Q&A: Audi electronics chief Willibert Schleuter describes the role of his new electronics center

Ingolstadt. Audi has opened a new electronics center to strengthen its vehicle systems expertise and reduce costs. Audi's electronic engineering director Willibert Schleuter talked to Automobilwoche about the company's aims.

Q: Audi has never been thought of as a pioneer in electronics. Are you catching up with your new center?

A: No, because we are not behind. There are competitors who started with interlinking of control systems ten years before us. However, since 1996 we have made a big effort to catch up with them and, since the launch of the current A8, we are now on the same level with our rivals.

Q: In which areas does Audi determine the standard?

A: We are ahead of our rivals with innovations such as our Multi Media Interface (MMI) control system. It will remain difficult for competitors to catch up with us for years. MMI is part of the new A6 sedan and it is integrated in the new system Navigation plus, which is featured in the A3, A4 and A6 Avant. Audi is the world's first manufacturer to use uniform control principles for all its vehicles for infotainment systems with screens.

Q: What are Audi's further strengths?

A: We are more efficient than our competitors in regard to planning model start-ups and interlinking ideas, people and systems. We caught up with rivals because we brought specialists from suppliers into our team. That way we managed to quickly gain competence. Forty percent of our leading team are people whom we managed to win over from companies such as Temic, Blaupunkt, Bosch, Siemens VDO or from competitors.

Q: What part did the electronics center have in increasing that efficiency?

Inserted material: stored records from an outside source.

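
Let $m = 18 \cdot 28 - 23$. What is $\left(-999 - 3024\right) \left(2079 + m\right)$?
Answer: $-10298880$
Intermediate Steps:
$m = 481$ ($m = 504 - 23 = 481$)
$\left(-999 - 3024\right) \left(2079 + m\right) = \left(-999 - 3024\right) \left(2079 + 481\right) = \left(-4023\right) 2560 = -10298880$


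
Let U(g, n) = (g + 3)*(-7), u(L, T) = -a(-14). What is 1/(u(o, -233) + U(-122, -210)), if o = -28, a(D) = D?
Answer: 1/847 ≈ 0.0011806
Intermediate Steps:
u(L, T) = 14 (u(L, T) = -1*(-14) = 14)
U(g, n) = -21 - 7*g (U(g, n) = (3 + g)*(-7) = -21 - 7*g)
1/(u(o, -233) + U(-122, -210)) = 1/(14 + (-21 - 7*(-122))) = 1/(14 + (-21 + 854)) = 1/(14 + 833) = 1/847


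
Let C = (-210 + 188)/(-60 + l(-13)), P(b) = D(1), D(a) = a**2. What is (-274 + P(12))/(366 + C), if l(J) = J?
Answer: -2847/3820 ≈ -0.74529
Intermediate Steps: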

A: Before we moved into the center employees from the electronics engineering sector were working in different buildings. Our colleagues from the purchasing, quality assurance or controlling departments were even further away. The new center is designed in such a way as to allow colleagues from different sectors to work together in one process chain. Due to the short distances between us we save time.

Q: How much?

A: I would rather calculate in resources. Electronic systems have grown dramatically in content during the past few years. Look at the memory capacity for example. Ten years ago the A8 had a capacity of one megabyte. The new one has 90 megabytes. Those are quantum leaps. At the same time our area of activity has also grown. Because of the increased efficiency in our new building we didn't need to employ too many new people.

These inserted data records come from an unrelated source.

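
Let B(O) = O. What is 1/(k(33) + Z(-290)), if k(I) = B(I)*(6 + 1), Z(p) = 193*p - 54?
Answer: -1/55793 ≈ -1.7923e-5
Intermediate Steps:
Z(p) = -54 + 193*p
k(I) = 7*I (k(I) = I*(6 + 1) = I*7 = 7*I)
1/(k(33) + Z(-290)) = 1/(7*33 + (-54 + 193*(-290))) = 1/(231 + (-54 - 55970)) = 1/(231 - 56024) = 1/(-55793) = -1/55793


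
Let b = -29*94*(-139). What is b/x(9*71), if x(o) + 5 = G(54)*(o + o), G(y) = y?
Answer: 378914/69007 ≈ 5.4910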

Q: And how many employees can you dispense with?

A: We didn't add it up but I would estimate we are talking about between ten and twenty percent.

Q: How are you interlinked with the other brands of the group?

A: We are very closely interlinked with Seat and Lamborghini and are about to intensify this cooperation. By using common electronics modules such as the high-end systems within infotainment we hope to manage a higher volume and therefore to produce in a more cost efficient way.

Q: Do those brands also profit from the center?

A: Yes, definitely. Here in Ingolstadt we have a Seat employee and there is also a person from my field who is in charge of Lamborghini. Our former engineering design boss, Werner Mischke, is now the head of Lamborghini so we have a very personal relationship with our Italian partner. Our showpiece "Navigation plus" will soon also be used by Lamborghini proves. This shows how well the cooperation works.

Q: And how does the cooperation with Volkswagen work?

A: In the past we sometimes went along separate paths, as you can see with the MMI in the Audi A8 and the infotainment system used in the VW Phaeton. In future we will cooperate closer and will have clear responsibilities. For example Audi is responsible for high-end systems within the VW Group's infotainment segment. These are based on the MOST data bus system. Furthermore we are currently developing architecture for body electronics. This project is a general concept and is taking place in close cooperation with VW. That way we can reduce costs and at the same time improve the quality.

Q: How much are electronics in regard to a car's total costs?

A: The cost of electronics on fully equipped Audi models is between 30 and 40 percent of the total costs.